How does it work?

XNS does not have its own blockchain, network, token, miners, validators or consensus.
It uses Monero as its only source of truth.

At the center of XNS is a protocol constant Monero wallet.
It has a valid view keypair, so every payment sent to it can be found and read.
But its public spend key is the order-2 Edwards point (0, -1), which is outside the prime-order subgroup used by Monero spend keys.
There is no valid private spend key behind it.
Nothing sent to this wallet can ever be spent.

In other words, it is a view-only burn wallet.

Claiming a name

An XNS claim is a normal Monero transaction to the protocol wallet.
The amount defines how long the name will be owned, while the transaction's tx_extra contains the name and the owner's public key.

The XNS payload is:

02 40 name32 owner_key32

02 is the Monero tx_extra nonce tag and 40 is the hexadecimal length of the following 64 bytes.

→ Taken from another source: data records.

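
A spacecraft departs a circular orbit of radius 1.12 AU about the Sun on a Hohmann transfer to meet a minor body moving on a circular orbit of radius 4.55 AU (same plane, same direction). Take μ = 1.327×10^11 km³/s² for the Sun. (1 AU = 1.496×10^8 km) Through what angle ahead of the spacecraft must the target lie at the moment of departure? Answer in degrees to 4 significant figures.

φ = 91.47°

In km: r₁ = 1.12 × 1.496×10^8 = 1.67552×10^8 km; r₂ = 4.55 × 1.496×10^8 = 6.8068×10^8 km.
The Hohmann ellipse has a_t = (r₁ + r₂)/2 = 4.24116×10^8 km.
Transfer time t = π√(a_t³/μ) = 7.5325×10^7 s.
Target angular speed ω₂ = √(μ/r₂³) = 2.0513×10^-8 rad/s.
Angle swept by the target during transfer: ω₂·t = 1.5451 rad = 88.53°.
Arrival is 180° from departure on the ellipse, so φ = 180° − 88.53° = 91.47°.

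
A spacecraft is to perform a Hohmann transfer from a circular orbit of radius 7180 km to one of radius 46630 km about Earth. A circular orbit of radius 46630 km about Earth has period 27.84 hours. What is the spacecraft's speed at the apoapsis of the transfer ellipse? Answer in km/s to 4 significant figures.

v = 1.510 km/s

From Kepler's third law T² = 4π²r³/μ at r = 46630 km, T = 27.84 hours = 27.84 × 3600 s = 1.00224×10^5 s: μ = 4π²r³/T² = 3.98485×10^5 km³/s².
The Hohmann ellipse has a_t = (r₁ + r₂)/2 = 26905 km.
At apoapsis, r = 46630 km.
From the vis-viva equation, v = √[μ(2/r − 1/a_t)] = 1.510 km/s.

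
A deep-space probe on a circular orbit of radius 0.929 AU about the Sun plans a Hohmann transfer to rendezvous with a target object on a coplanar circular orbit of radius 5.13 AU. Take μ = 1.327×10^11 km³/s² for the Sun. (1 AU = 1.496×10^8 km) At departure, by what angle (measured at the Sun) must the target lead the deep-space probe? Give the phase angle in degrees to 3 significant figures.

In km: r₁ = 0.929 × 1.496×10^8 = 1.389784×10^8 km; r₂ = 5.13 × 1.496×10^8 = 7.67448×10^8 km.
Transfer-ellipse semi-major axis a_t = (r₁ + r₂)/2 = (1.389784×10^8 + 7.67448×10^8)/2 = 4.532132×10^8 km.
The half-period of the transfer ellipse is t = π√(a_t³/μ) = 8.3209×10^7 s.
Target angular speed ω₂ = √(μ/r₂³) = 1.7134×10^-8 rad/s.
Angle swept by the target during transfer: ω₂·t = 1.4257 rad = 81.69°.
The deep-space probe traverses 180° on the transfer ellipse, so the target must lead by 180° − 81.69° = 98.3°.

φ = 98.3°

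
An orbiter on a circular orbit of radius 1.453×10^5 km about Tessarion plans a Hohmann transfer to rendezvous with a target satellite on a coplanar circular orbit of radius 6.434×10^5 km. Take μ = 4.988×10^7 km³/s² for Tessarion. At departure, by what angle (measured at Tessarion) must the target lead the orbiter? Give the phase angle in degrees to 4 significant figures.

Semi-major axis of the transfer orbit: a_t = (1.453×10^5 + 6.434×10^5)/2 = 3.9435×10^5 km.
The half-period of the transfer ellipse is t = π√(a_t³/μ) = 1.102×10^5 s.
The target's mean motion on its circular orbit is ω₂ = √(μ/r₂³) = 1.368×10^-5 rad/s.
Angle swept by the target during transfer: ω₂·t = 1.5075 rad = 86.37°.
The orbiter traverses 180° on the transfer ellipse, so the target must lead by 180° − 86.37° = 93.63°.

φ = 93.63°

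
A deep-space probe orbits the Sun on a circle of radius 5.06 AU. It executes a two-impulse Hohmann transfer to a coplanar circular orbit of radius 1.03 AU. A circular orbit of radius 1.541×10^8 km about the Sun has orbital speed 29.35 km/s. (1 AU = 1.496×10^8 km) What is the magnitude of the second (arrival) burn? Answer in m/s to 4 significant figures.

Δv₂ = 8485 m/s

From the circular-orbit relation v² = μ/r at r = 1.541×10^8 km: μ = v²r = (29.35)² × 1.541×10^8 = 1.32745×10^11 km³/s².
In km: r₁ = 5.06 × 1.496×10^8 = 7.56976×10^8 km; r₂ = 1.03 × 1.496×10^8 = 1.54088×10^8 km.
The Hohmann ellipse has a_t = (r₁ + r₂)/2 = 4.55532×10^8 km.
Circular speed at r = 1.54088×10^8 km: v_c = √(μ/r) = 29.351 km/s.
Vis-viva on the transfer ellipse at r = 1.54088×10^8 km gives v_t = √[μ(2/r − 1/a_t)] = 37.836 km/s.
Δv₂ = |v_t − v_c| = |37.836 − 29.351| = 8.485 km/s.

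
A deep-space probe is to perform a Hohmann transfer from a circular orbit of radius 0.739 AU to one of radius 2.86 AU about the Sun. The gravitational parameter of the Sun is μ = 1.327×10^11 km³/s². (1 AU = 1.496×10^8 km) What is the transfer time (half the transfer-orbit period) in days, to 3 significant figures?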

name32 is the name, encoded directly as lowercase ASCII and filled with zeroes until it is exactly 32 bytes.
Names can be between 1 and 32 bytes, can only contain a-z, 0-9 and -, and must start and end with a letter or number.
There are no dots.
Subdomains are a separate concern and do not belong in the base name registry.

owner_key32 is the raw 32-byte compressed Ed25519 public key of the owner.
It must be a valid non-identity point in the Ed25519 prime-order subgroup.

There are no hashes or hidden off-chain claim data.
The name and owner key are written directly into the Monero transaction.
Anyone with the protocol view key can reconstruct XNS from Monero alone.

Time is paid in Monero

One year costs 0.01 XMR.
In protocol terms, one year is exactly 262800 Monero blocks.

The payment must be at least 0.01 XMR and must be a whole multiple of it.
A payment of 0.01 XMR claims the name for one year, 0.05 XMR claims it for five years, and so on.

The XMR is not paid to a company, foundation or maintainer.
It is burned in the protocol wallet and can never be recovered.

There are only claims

XNS has no update, transfer or sale operation.
There are only claims.

If a name is free or expired, the first valid claim assigns it to the owner key in that transaction.
If the same owner claims the active name again, the purchased time is added to its current expiration height.
This is how renewal works without risking loss of the name.
If a different owner claims an active name, the transaction is ignored by the registry.
Once the name expires, it becomes free and can be claimed again.

This is also what makes XNS unsquattable in practice.
An XNS name cannot be safely sold because there is no ownership transfer.
Selling the name would mean selling a private key, and the seller can always keep a copy of it.
There is no way for the buyer to know that the key was destroyed.
Without a trustworthy resale market, there is no practical reason to hoard names for resale.

The indeXer

Monero holds the truth, but it does not know what XNS means.
An XNS indeXer is a small deterministic reader that scans the protocol wallet and interprets its transactions according to the XNS rules.

It begins at the protocol restore height, finds every incoming transaction, reads its XNS payload, and replays all valid and invalid actions from past to future.
Chronology matters.
A transaction that looks valid alone may be invalid when an earlier transaction has already claimed the same name.

Transactions are ordered by block height.
When multiple claims appear in the same block, they are ordered by:

Keccak-256(block_hash || txid)

The block hash is not known when transactions are created, so an actor cannot know or directly choose the final same-block order in advance.
Every correct indeXer sees the same block, applies the same ordering and reaches the same registry.

The indeXer does not own names, approve claims or create truth.
It only reads Monero.
Anyone can run one, destroy its database, scan again and arrive at the same result.

Confirmations and reorgs

A claim becomes visible after it is mined.
One confirmation is enough for an indeXer to serve it, but the newest state is still considered temporary.

Only transactions with at least 10 confirmations are written into the persistent registry.
Anything newer stays in memory and is reconstructed from Monero after a restart.

The indeXer stores the block hash behind its durable state and verifies the canonical chain while scanning.
If a reorganization changes recent blocks, it simply replays the transactions in their new canonical order.
If a deep reorganization invalidates the wallet cache itself, the protocol view wallet is rebuilt from the protocol restore height and the registry is reconstructed again.

There is no special recovery authority and no hidden state to restore.
As long as Monero exists, XNS can be derived from it.